Класс замер. Щеки Никополяна пошли боевыми пятнами.

– Вряд ли Джонсон, живший в восемнадцатом веке, имел в виду кого-то из наших современников. Скорее всего, он сделал вывод из наблюдений над патриотами своего времени. К слову сказать, это было одно из самых любимых изречений Толстого…

Щеки Никополяна двинулись обратным маршрутом – из безоглядного милитаризма в бдительный пацифизм, что, впрочем, никоим образом не сказалось на твердости его убеждений. Этот парень отличался не только повышенной возбудимостью, но и решительным упрямством. Недаром из трех беглецов, доставленных в ленинаканское отделение КГБ для снятия соответствующих показаний, один лишь Ерем подвергся физическому воздействию со стороны допрашивавшего его майора. Довел-таки беднягу чекиста до пароксизмального забвения заповеданной чистоты рук, сподобился-таки вкусить от органов отеческой пощечины. Известное дело, осел нуждается либо в палке, либо в морковке. Но попадаются среди них такие, которые морковки терпеть не могут, а выяснить, какой другой овощ мог бы заменить отвергнутую морковь, у погонщика нет ни времени, ни охоты, ни разумения.

– Все равно, Брамфатуров, я с тобой не согласен, – не сдавался Ерем, нервно поигрывая крышкой парты.

– Не со мной, а с Бертраном Расселом, Самюэлом Джонсоном и Львом Толстым, – уточнил Брамфатуров.

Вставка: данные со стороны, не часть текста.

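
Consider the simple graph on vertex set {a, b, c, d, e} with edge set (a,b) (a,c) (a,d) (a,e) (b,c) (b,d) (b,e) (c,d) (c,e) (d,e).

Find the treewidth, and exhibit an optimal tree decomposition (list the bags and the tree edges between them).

With just one bag of size 5, the width is 5 − 1 = 4, so tw(G) ≤ 4. On the other hand G contains the 5-clique {a, b, c, d, e}. A clique must lie in a single bag of any decomposition, so no decomposition can have width below 4. The upper and lower bounds meet at 4, so that is the treewidth.

Treewidth 4.
One optimal decomposition is:
Bags: B1 = {a, b, c, d, e}
Tree: (single bag)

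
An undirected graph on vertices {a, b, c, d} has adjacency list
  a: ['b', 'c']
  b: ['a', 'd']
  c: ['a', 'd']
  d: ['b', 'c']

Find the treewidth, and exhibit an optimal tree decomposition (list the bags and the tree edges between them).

Treewidth 2.
Bags: B1 = {a, c, d}  B2 = {a, b, d}
Tree: B1–B2

The largest bag has 3 vertices, giving width 2; this decomposition certifies tw(G) ≤ 2. The edges d–c–a–b–d form a cycle, so G is not a tree and its treewidth is at least 2. Therefore the treewidth is 2.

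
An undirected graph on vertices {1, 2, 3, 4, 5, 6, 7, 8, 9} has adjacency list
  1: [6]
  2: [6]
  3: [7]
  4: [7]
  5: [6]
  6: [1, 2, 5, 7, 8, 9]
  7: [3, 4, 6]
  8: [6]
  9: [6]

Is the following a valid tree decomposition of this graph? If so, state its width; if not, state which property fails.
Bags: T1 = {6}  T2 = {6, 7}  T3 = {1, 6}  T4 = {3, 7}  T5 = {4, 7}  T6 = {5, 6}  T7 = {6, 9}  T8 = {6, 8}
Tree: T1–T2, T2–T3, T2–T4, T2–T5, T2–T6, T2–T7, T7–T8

No — vertex 2 appears in no bag.

A tree decomposition must satisfy three properties: every vertex lies in some bag; for every edge, both endpoints lie together in some bag; and for every vertex, the bags containing it form a connected subtree. Here vertex 2 appears in no bag, so the decomposition is invalid.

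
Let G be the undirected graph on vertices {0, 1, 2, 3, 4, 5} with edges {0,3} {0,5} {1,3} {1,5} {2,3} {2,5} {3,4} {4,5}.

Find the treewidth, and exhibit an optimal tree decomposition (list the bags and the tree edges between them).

Treewidth 2.
Bags: B1 = {1, 3, 5}  B2 = {3, 4, 5}  B3 = {2, 3, 5}  B4 = {0, 3, 5}
Tree: B1–B2, B2–B3, B3–B4

Each bag holds 3 vertices, so the decomposition has width 2, which upper-bounds the treewidth. For the lower bound, G contains the cycle 5–1–3–4–5, so G is not a forest; only forests have treewidth ≤ 1, hence tw(G) ≥ 2. Hence tw(G) = 2 exactly.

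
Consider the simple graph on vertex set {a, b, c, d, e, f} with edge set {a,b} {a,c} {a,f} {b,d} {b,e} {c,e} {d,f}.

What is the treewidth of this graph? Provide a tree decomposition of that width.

The largest bag has 3 vertices, giving width 2; this decomposition certifies tw(G) ≤ 2. For the lower bound, G contains the cycle c–e–b–a–c, so G is not a forest; only forests have treewidth ≤ 1, hence tw(G) ≥ 2. Therefore the treewidth is 2.

Treewidth 2.
One optimal decomposition is:
Bags: B1 = {a, c, e}  B2 = {a, b, e}  B3 = {a, b, f}  B4 = {b, d, f}
Tree: B1–B2, B2–B3, B3–B4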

– А с ними тем более! Эти англичане всегда загребали жар чужими руками. Но они не армяне, а ты все-таки армянин… Я думаю, что на самом деле ты так не думаешь, как говоришь. Ты просто хочешь произвести впечатление… Думаешь, я забыл, как ты тогда, на демонстрации в честь «Арарата» кричал «Иштоян», «Հայեր»14

– Боюсь ошибиться, но сдается мне, что это комплимент. А судя по тому, как ты трясешь крышку парты, можно предположить, что если я его не приму добровольно, ты заставишь меня сделать это силой…

– Это некрасиво, Брамфатуров! – вмешалась Лариса. – Ты, зная нервный характер Ерема, специально его провоцируешь!

– Кто нервный? – возмутился Ерем. – Я нервный? – хлопнул он крышкой парты, сел, вскочил, вновь сел, опять хлопнул и снова оказался на ногах. – Я не нервный, я просто немного вспыльчивый…

– Вот именно, – подтвердила Эмма Вардановна автодиагноз Ерема. – Не увиливай, Брамфатуров, от ответа по существу. Ерем привел конкретные доказательства…

– Ну да, куда уж конкретней! – огрызнулся Брамфатуров. – Такие доказательства римляне называли argumentum ad hominem, то есть доказательства, основанные не на объективных данных, а рассчитанные на чувства убеждаемых…

– Humanum non sunt turpia15! – возразил Седрак Асатурян.

– Contra verbosos noli contendere verbis16, – предостерег фьючерсного медалиста Артур Янц.

– Sermo index animi17, – напомнила учительница.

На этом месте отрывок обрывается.